Rimona Weil’s team are using neuroimaging to identify which patients with Parkinson’s disease are at risk of developing dementia.
PREDICTING CHANGES IN MOOD
Through assessment platforms on mobile apps, Ray Dolan’s team have demonstrated that it is possible to predict the subject’s mood fluctuations over time. This research could lead to predictions of relapse in people with clinical depression (Eldar et al. 2018)
PREDICTING OUTCOME AFTER STROKE
Cathy Price’s team has developed a web-based system that uploads MRI or CT scans of patients with speech production difficulties after stroke and outputs a prediction for whether and when speech will recover. The prediction is primarily based on identifying which parts of the brain have been damaged in the new patient and how the same type of damage affected the outcome in other patients (from our database) who have already been extensively studied. The database currently includes anatomical brain imaging and behavioural assessments acquired from multiple time points in more than 1200 stroke survivors.
In the future, the recovery trajectories generated for each stroke patient can also be used as a baseline measure to predict the effect of interventions on speech production (Neurotherapeutics Group – Alex Leff lab, Jenny Crinion lab).
The techniques used can also be applied to a range of other disorders (e.g. tumour or lesions caused by neurosurgical resections) and impairments (e.g. movement and cognitive impairments (Nick Ward, Sven Bestmann) as well as predicting morbidity and hospital attendance (High-Dimensional Neurology – Parashkev Nachev, Geraint Rees).
Brain activity can be fed back in real time to patients performing the task. The patients can then attempt to control their brain activity by performing the task differently. Geraint Rees’s team have used this “neuro-feedback” training to induce neuroplasticity in regions of the brain where visual awareness and covert attention are processed (Ekanayake et al., 2018b). With Sarah Tabrizi, the techniques are also being used in patients with Huntington’s disease to alleviate motor symptoms.

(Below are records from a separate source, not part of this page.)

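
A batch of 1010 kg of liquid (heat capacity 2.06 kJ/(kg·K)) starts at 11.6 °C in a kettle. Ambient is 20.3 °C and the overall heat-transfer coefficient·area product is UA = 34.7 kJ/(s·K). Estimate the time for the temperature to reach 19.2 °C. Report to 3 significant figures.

Heat balance on the well-mixed liquid: M c_p dT/dt = −UA(T − T_amb).
τ = M c_p/UA = 59.960 s; T_ss = T_amb = 20.300 °C.
T(t) = T_ss + (T₀ − T_ss)e^(−t/τ); set T = 19.2:
t = −τ ln[(T − T_ss)/(T₀ − T_ss)] = −59.960 · ln(0.12644) = 124.00 s.

124 s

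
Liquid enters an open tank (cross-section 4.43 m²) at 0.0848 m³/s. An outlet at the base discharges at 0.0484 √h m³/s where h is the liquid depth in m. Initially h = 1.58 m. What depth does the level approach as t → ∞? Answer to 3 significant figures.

Level balance: A dh/dt = 0.0848 − 0.0484 √h. Setting dh/dt = 0:
Q_in = 0.0484 √h_ss ⇒ √h_ss = 0.0848/0.0484 = 1.7521.
h_ss = 1.7521² = 3.0697 m. (Since h₀ = 1.58 m < h_ss, the level will rise toward this value.)

3.07 m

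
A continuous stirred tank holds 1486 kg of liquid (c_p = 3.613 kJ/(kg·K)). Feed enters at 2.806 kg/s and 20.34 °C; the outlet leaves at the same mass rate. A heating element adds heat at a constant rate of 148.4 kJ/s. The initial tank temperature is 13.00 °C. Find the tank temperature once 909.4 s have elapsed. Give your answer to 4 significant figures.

Unsteady energy balance on the tank contents: M c_p dT/dt = ṁ c_p (T_in − T) + 148.4.
τ = M/ṁ = 529.579 s; T_ss = T_in + Q̇/(ṁ c_p) = 20.34 + 148.4/(2.806·3.613) = 34.9779 °C.
Solution: T(t) = T_ss + (T₀ − T_ss) e^(−t/τ).
T(909.4) = 34.9779 + (-21.9779)·e^(−909.4/529.579) = 34.9779 + (-21.9779)·0.179566 = 31.0314 °C.

31.03 °C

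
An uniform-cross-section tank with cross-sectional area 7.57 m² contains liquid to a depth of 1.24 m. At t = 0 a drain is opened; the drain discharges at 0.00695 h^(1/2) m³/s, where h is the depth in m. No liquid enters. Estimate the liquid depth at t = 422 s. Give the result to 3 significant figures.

With no inflow, A dh/dt = −0.00695 √h.
This is separable: 2 d(√h)/dt = −0.00695/A, so √h = √h₀ − (0.00695/(2A)) t.
√h = √1.24 − 0.00695·422/(2·7.57) = 1.1136 − 0.19372 = 0.91983.
h = 0.91983² = 0.84610 m.

0.846 m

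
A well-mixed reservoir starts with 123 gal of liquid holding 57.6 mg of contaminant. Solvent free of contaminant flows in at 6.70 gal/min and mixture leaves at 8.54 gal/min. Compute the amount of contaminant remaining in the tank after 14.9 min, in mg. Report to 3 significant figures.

17.9 mg

Total volume: dV/dt = Q_in − Q_out = -1.8400 gal/min, so V(t) = 123 − 1.8400 t and V(14.9) = 95.584 gal.
Species balance (pure solvent in): dm/dt = −Q_out · m/V(t).
dm/m = −Q_out dt/(V₀ − 1.8400 t); integrating gives ln(m/m₀) = −(Q_out/(Q_in−Q_out)) ln(V/V₀).
m = m₀ (V₀/V)^(Q_out/(Q_in−Q_out)) = 57.6 × (123/95.584)^(-4.6413) = 17.869 mg.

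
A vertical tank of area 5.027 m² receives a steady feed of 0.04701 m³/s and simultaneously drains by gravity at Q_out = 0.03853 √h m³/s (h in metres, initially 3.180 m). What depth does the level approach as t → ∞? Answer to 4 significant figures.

Mass balance (ρ constant): A dh/dt = Q_in − 0.03853 √h. At steady state dh/dt = 0:
Q_in = 0.03853 √h_ss ⇒ √h_ss = 0.04701/0.03853 = 1.22009.
h_ss = 1.22009² = 1.48862 m. (Since h₀ = 3.180 m > h_ss, the level will fall toward this value.)

1.489 m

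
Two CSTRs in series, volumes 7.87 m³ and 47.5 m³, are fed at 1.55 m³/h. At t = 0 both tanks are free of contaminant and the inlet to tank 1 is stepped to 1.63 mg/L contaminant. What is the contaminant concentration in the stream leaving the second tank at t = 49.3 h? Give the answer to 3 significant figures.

Species balance on tank i: dCᵢ/dt = (Cᵢ₋₁ − Cᵢ)/τᵢ with τᵢ = Vᵢ/Q.
τ₁ = 7.87/1.55 = 5.0774 h; τ₂ = 47.5/1.55 = 30.645 h.
Tank 1: C₁ = C_in(1 − e^(−t/τ₁)). Tank 2 (τ₁ ≠ τ₂): C₂ = C_in[1 − (τ₁ e^(−t/τ₁) − τ₂ e^(−t/τ₂))/(τ₁ − τ₂)].
At t = 49.3: e^(−t/τ₁) = 6.0695e-05, e^(−t/τ₂) = 0.20014.
C₂ = 1.63·[1 − (5.0774·6.0695e-05 − 30.645·0.20014)/(-25.568)] = 1.63·0.76013 = 1.2390 mg/L.

1.24 mg/L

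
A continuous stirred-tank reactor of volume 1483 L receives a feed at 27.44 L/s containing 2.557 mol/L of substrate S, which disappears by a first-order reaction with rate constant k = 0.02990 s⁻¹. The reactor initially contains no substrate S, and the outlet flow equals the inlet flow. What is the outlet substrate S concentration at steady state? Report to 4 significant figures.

V dC/dt = Q(C_in − C) − k V C.
Steady state (dC/dt = 0): C_ss = Q C_in/(Q + kV) = C_in/(1 + kV/Q).
C_ss = 27.44·2.557/(27.44 + 0.02990·1483) = 70.1641/71.7817 = 0.977465 mol/L.

0.9775 mol/L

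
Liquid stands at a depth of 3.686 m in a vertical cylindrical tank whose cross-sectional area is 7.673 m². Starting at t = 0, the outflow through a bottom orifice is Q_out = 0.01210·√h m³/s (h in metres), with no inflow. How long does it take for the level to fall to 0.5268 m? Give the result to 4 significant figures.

A dh/dt = −Q_out = −0.01210 √h.
Separate and integrate: 2(√h − √h₀) = −(0.01210/A) t.
t = 2A(√h₀ − √h)/0.01210 = 2·7.673·(√3.686 − √0.5268)/0.01210
  = 15.3460 × (1.91990 − 0.725810) / 0.01210 = 1514.42 s.

1514 s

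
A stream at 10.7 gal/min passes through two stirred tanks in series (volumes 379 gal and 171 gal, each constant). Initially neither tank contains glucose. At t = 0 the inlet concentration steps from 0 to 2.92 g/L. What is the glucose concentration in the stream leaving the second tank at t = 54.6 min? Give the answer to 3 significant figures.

Each tank obeys Vᵢ dCᵢ/dt = Q(Cᵢ₋₁ − Cᵢ), so τᵢ = Vᵢ/Q.
τ₁ = 379/10.7 = 35.421 min; τ₂ = 171/10.7 = 15.981 min.
Tank 1: C₁ = C_in(1 − e^(−t/τ₁)). Tank 2 (τ₁ ≠ τ₂): C₂ = C_in[1 − (τ₁ e^(−t/τ₁) − τ₂ e^(−t/τ₂))/(τ₁ − τ₂)].
At t = 54.6: e^(−t/τ₁) = 0.21406, e^(−t/τ₂) = 0.032827.
C₂ = 2.92·[1 − (35.421·0.21406 − 15.981·0.032827)/(19.439)] = 2.92·0.63694 = 1.8599 g/L.

1.86 g/L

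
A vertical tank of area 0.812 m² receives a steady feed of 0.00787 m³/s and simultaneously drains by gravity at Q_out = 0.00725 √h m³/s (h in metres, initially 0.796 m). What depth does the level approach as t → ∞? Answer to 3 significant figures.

Level balance: A dh/dt = 0.00787 − 0.00725 √h. Setting dh/dt = 0:
Q_in = 0.00725 √h_ss ⇒ √h_ss = 0.00787/0.00725 = 1.0855.
h_ss = 1.0855² = 1.1783 m. (Since h₀ = 0.796 m < h_ss, the level will rise toward this value.)

1.18 m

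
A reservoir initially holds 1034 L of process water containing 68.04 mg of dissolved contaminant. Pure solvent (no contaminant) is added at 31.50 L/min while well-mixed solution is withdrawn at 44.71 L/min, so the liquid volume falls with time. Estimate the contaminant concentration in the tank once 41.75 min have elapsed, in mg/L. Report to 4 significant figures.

0.01069 mg/L

Total volume: dV/dt = Q_in − Q_out = -13.2100 L/min, so V(t) = 1034 − 13.2100 t and V(41.75) = 482.482 L.
Species balance (pure solvent in): dm/dt = −Q_out · m/V(t).
dm/m = −Q_out dt/(V₀ − 13.2100 t); integrating gives ln(m/m₀) = −(Q_out/(Q_in−Q_out)) ln(V/V₀).
m = m₀ (V₀/V)^(Q_out/(Q_in−Q_out)) = 68.04 × (1034/482.482)^(-3.38456) = 5.15637 mg.
C = m/V = 5.15637/482.482 = 0.0106872 mg/L.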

In parallel, our physics team will continue to optimise and refine neurofeedback training through improvements in rapid data acquisition, image reconstruction, addressing participant motion during scanning.
RESTORING LEARNING PERFORMANCE
Pharmacological interventions can be better understood by using computational modelling to analyze brain activity. For instance, Ray Dolan’s team has found that administering L-Dopa reverses neural deficits and restored learning performance (Chowdhuri et al. 2013). This work contributes to improving symptoms for patients with depression, schizophrenia, anxiety and addiction.
REMOVING MALIGNANT BRAIN TUMOURS AND TREATING DRUG-RESISTANT EPILEPSY
Current pre-surgical assessments, using either non-invasive functional neuroimaging or deep brain electrodes, focus on a limited set of tasks (e.g. verbal fluency) that do not adequately pinpoint the functional contribution of the region(s) that may be dysfunctional after neurosurgery.
We design targeted assessments of functional neuroanatomy that can be used by neurosurgeons to plan the removal of malignant brain tumours or treat drug-resistant epilepsy.